One of the most significant goals of our hearing is to provide a platform for the moderate voices of the American Muslim community during a time of great stress. The personal anguish and sense of loss by family members of those targeted by extremists is something which we should seek to comprehend if we are to fully understand the impact of radicalization.
Adirizak Bihi will paint a picture for our committee about his beloved nephew, Burhan Hassan. Burhan was a good student who excelled in high school and dreamed of attending Harvard University. However, unbeknownst to his mother and uncle, Burhan came under the influence of elements in his Riverside Minnesota community connected with the Somali terror group al Shabaab. Literally in the dead of night Burhan disappeared. His family would learn of his trek to Somalia where his young life would ultimately come to an end in a shooting death.
Similarly, Melvin Bledsoe has a heartbreaking story of how his son, Carlos, went off to college in Nashville where he was targeted for radicalization.

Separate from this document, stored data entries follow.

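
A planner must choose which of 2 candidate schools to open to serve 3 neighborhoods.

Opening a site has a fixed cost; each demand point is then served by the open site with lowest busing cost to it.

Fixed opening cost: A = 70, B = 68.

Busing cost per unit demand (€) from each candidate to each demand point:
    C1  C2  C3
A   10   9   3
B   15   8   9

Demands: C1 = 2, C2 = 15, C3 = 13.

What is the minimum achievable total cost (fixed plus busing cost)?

264

Open {A}: assign each demand point to its cheapest open site.
  C1→A 2×10=20, C2→A 15×9=135, C3→A 13×3=39
  busing cost 194, fixed 70 → total 264.
Compare {A, B}: busing cost 179 + fixed 138 = 317.
Compare {B}: busing cost 267 + fixed 68 = 335.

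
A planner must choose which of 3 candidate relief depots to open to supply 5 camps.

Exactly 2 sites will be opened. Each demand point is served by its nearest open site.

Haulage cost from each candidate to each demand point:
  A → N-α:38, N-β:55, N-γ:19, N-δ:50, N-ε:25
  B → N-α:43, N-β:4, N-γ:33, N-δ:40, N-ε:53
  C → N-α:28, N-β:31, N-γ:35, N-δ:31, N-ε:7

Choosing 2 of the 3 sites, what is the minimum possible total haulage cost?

103

Open {B, C}.
  N-α→C 28, N-β→B 4, N-γ→B 33, N-δ→C 31, N-ε→C 7  ⇒ total 103.
Compare {A, C}: total 116.
Compare {A, B}: total 126.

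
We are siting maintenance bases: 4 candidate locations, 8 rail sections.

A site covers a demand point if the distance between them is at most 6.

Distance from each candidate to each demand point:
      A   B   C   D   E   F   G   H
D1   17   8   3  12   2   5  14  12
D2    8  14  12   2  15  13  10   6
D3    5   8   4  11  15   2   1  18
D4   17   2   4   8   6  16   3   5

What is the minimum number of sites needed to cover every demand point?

Coverage sets (demand points within 6 of each site):
  D1: {C, E, F}
  D2: {D, H}
  D3: {A, C, F, G}
  D4: {B, C, E, G, H}
No 2 sites suffice: every size-2 union leaves at least one demand point uncovered.
But {D2, D3, D4} covers everything, so the minimum is 3.

3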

While parents are often surprised to learn new things about their children when they return home on school breaks, Carlos became engaged with other family members in heated discussions over his interpretation of the Muslim religion. On another visit, he tore Martin Luther King’s picture from his wall and subsequently took the name Abdulhakim Muhammad. His radicalization would lead to training camps in Yemen and back to the United States. This story would also have a tragic conclusion where Private William Long would lose his life, and Quinton Ezeagwula would be seriously wounded in a violent shooting rampage by Mr. Muhammad at a Little Rock Army recruiting office.
These stories illustrate clearly that those targeted, their families and other innocent Americans are in a real sense victims of a radical extremist ideology that threatens the safety of our communities and places beyond our shoreline. There can be no doubt that this is an entirely legitimate concern of the Congress and an appropriate matter for oversight.
Rep. Dan Lungren is a member of the House Homeland Security Committee.